Cobalah menyimak ”Kebun Hujan” yang ditulis 2001, titik-titik air yang membeku dan berjatuhan itu diuliknya menjadi:
Air mataku berkilauan
di bangkai-bangkai hujan
dan matahari menguburkan
mayat-mayat hujan.
Selanjutnya, rasakan permainan kata-kata yang menggelikan pada ”Lupa” (2003) ini, logika kita akan meloncat ke sana ke mari:
Musuh utama lupa ialah kapan. Teman terbaik lupa
ialah kapan-kapan. Kapan dan kapan-kapan ternyata
sering kompak juga.
Ada sebagian puisinya yang nakal, tetapi mengejutkan daya imajinasi kita, karena tiba-tiba berbelok arah dari alur yang ada dalam pemikiran biasa:
Kini aku harus menidurimu. Tubuhmu
pelan-pelan terbuka dan merebaklah bau masam
dari ketiakmu. Aku gugup. Tapi tak mungkin
kupanggil almarhumah ibuku untuk mengajariku
membaca halaman-halaman tubuhmu sebagaimana
dulu dengan tekun dan sabar ia mengajariku
membaca kalimat-kalimat sederhana:
ini ibu budi; budi minum susu; ini susu ibu.
Sebagian yang lain, mengajak umat untuk merefleksikan imannya, meskipun kita harus memantul-mantulkan imajinasi ke mana-mana, misalnya pada ”Celana Ibu” (2004) yang berkaitan dengan Hari Paskah:
Ketika tiga hari kemudian
Yesus bangkit dari mati,
pagi-pagi sekali Maria datang
ke kubur anaknya itu, membawa
celana yang dijahitnya sendiri
dan meminta Yesus mencobanya.
”Paskah?” tanya Maria
”Pas!” jawab Yesus gembira.
Mengenakan celana buatan ibunya,
Yesus naik ke surga.
Juga yang ini, mengejek kita sebagai umat beragama yang gemar memiskinkan diri demi mendapat uang santunan dari pemerintah (Sehabis Sembahyang, 2005):
Kulipat dan kusimpan baju sembahyangku
di bawah bantal supaya tenang tidurku.
di saku kirinya terselip kartu tanda miskinmu.
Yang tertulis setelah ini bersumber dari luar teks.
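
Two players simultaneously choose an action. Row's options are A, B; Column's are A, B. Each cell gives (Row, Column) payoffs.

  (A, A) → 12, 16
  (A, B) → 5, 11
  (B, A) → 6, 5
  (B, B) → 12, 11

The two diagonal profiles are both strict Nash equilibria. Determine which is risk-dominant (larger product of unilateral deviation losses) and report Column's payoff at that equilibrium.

11

At both A: Row loses 12 − 6 = 6 by deviating; Column loses 16 − 11 = 5. Product = 6·5 = 30.
At both B: Row loses 12 − 5 = 7 by deviating; Column loses 11 − 5 = 6. Product = 7·6 = 42.
42 > 30, so both B is risk-dominant. Column's payoff there is 11.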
di saku kanannya kutemukan uang seratus ribu.
Jokpin tidak pernah berhenti menggoda dengan kecengengan, kenakalan, kekonyolan, kata umpatan, dengan menumpuk-numpuk makna sembari menciprat-cipratkan imajinasi tanpa henti. Sampeyan yang menyukai puisi Sapardi, pasti akan menyenangi pula puisi Jokpin, bahkan lebih segar dengan lentingan-lentingan logika yang terasa janggal – justru membikin sampeyan terpingkal-pingkal.